Le CRIF vient de commander à l’institut de sondage IPSOS une étude intitulée « Le regard des Français sur l’antisémitisme et la situation des Français juifs – 2024 ». En plus des critiques sur l’orientation du CRIF, si la méthodologie d’une telle étude doit être critiquée (panel réduit, sondage en ligne et sur volontariat…), on peut en tirer quelques pistes d’enseignements tout en formulant des réserves. Une analyse matérialiste du racisme devant avant tout partir du réel et des faits, il ne saurait cependant être question de la balayer d’un revers de main sous prétexte que ses résultats ou ses commanditaires ne conviennent pas à certain·es à gauche.
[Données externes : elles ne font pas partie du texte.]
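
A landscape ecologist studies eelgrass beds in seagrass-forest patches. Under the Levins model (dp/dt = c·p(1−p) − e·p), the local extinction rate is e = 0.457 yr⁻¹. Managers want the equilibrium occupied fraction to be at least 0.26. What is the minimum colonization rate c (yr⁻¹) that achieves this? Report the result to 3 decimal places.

p* = 1 − e/c ≥ 0.26 requires e/c ≤ 0.7400, i.e. c ≥ e/0.7400.
c_min = 0.457/0.7400 = 0.6176.

0.618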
Cette étude nous apprend plusieurs choses. Déjà, nous pouvons remarquer que l’islamophobie reste extrêmement diffusée dans la société. 28% des sondé·es pensent que les Musulman·es sont majoritairement mal intégré·es. 23% estiment entretenir des mauvaises relations avec les personnes musulmanes. 50% se disent inquiet·es ou agaçé·es à la vue de femmes voilées. 55% disent qu’ils réagiraient mal si leur fille épousait un homme musulman. Le constat est proche quand les questions portent sur les personnes d’origine maghrébine ou sub-saharienne. De manière prévisible, plus les personnes interrogées sont situées à droite sur l’échiquier politique, plus ces chiffres sont élevés.
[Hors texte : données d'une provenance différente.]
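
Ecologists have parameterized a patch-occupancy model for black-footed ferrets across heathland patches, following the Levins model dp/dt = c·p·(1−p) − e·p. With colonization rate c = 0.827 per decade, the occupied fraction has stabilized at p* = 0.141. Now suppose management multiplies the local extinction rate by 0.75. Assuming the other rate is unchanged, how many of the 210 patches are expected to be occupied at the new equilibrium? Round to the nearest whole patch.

75

Balance c(1−p*) = e gives e = 0.827×(1 − 0.14100) = 0.71039.
New p* = 1 − e/c = 1 − 0.53279/0.82700 = 0.35576.
Expected occupied = 210 × 0.35576 = 74.71 ≈ 75.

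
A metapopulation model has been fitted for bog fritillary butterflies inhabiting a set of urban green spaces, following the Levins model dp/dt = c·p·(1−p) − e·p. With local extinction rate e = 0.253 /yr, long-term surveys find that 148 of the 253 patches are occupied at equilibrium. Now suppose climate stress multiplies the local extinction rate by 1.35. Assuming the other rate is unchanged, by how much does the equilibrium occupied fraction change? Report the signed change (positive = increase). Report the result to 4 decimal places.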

En ce qui concerne l’antisémitisme, l’étude a mis les sondé·es face à des affirmations avec lesquelles ils pouvaient ou non être en accord : « les Juifs sont plus attachés à Israël qu’à la France » (52% d’avis positifs) ; « les Juifs sont plus riches que la moyenne des Français » (46%) ; « les Juifs utilisent la Shoah pour défendre leurs intérêts » (44%) ; « les Juifs sont responsables de la mort de Jésus » (23%) ; etc. Sur les 16 affirmations proposées, 46% des sondé·es en validaient au moins six considérée par les auteurs du sondage comme antisémites. Si l’on différenciait par proximité politique, ce chiffre montait à 55% chez les sympathisant·es LFI, proche du RN (52%) mais loin devant les autres forces politiques (le score le moins élevé étant EELV, avec tout de même 29%). De la même manière, les personnes s’identifiant à LFI étaient celles parmi lesquelles on trouvait le plus fort taux de réponses problématiques sur un certain nombre d’autres questions posées ensuite : 44% jugent qu’on en fait trop avec la mémoire de la Shoah (35% pour le RN ; 18% pour EELV ; etc.) et 20% estiment que le départ de certain·es Juif·ves serait « plutôt une bonne chose pour la France » (15% pour le RN).
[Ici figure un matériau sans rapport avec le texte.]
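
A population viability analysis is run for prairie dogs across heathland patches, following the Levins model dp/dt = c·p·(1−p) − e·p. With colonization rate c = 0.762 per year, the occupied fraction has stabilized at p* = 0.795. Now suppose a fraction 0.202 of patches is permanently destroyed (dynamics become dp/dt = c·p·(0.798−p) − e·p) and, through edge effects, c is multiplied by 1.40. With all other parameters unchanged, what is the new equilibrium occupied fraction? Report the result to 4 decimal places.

Balance c(1−p*) = e gives e = 0.762×(1 − 0.79500) = 0.15621.
New p* = 0.798 − e/c = 0.798 − 0.15621/1.06680 = 0.65157.

0.6516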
La suite du sondage est celle ou le biais du commanditaire du sondage ressort le plus. Elle porte sur la perception de l’État, du peuple et du gouvernement israélien (les trois sont différenciés). Ceux-ci sont mal perçus à gauche et mieux vus par les personnes proches de LR, RN et LREM, ce qui semble cohérent si l’on voit la couleur politique de la coalition actuellement au pouvoir en Israël, mais pose question quand à l’identification des citoyen·nes avec leur gouvernement. L’étude continue par des questions portant sur le conflit actuel : la guerre menée par Israël est ici particulièrement bien perçue par la droite, avec un score très élevé pour les sympathisant·es LR : 58% d’entre eux pensent que « la réaction d’Israël dans la bande de Gaza est appropriée » (32% dans la population générale) et 74% estiment que « même si des civils palestiniens sont touchés, il est normal qu’Israël prenne les mesures nécessaires pour se défendre » (43% dans la population générale). Enfin, le sondage se termine par des questions portant spécifiquement sur le RN (qui reste marqué par l’antisémitisme pour 58% des sondé·es) et sur Jean-Luc Mélenchon (dont les déclarations sont antisémites ou contribuent à l’antisémitisme pour 76% des sondé·es).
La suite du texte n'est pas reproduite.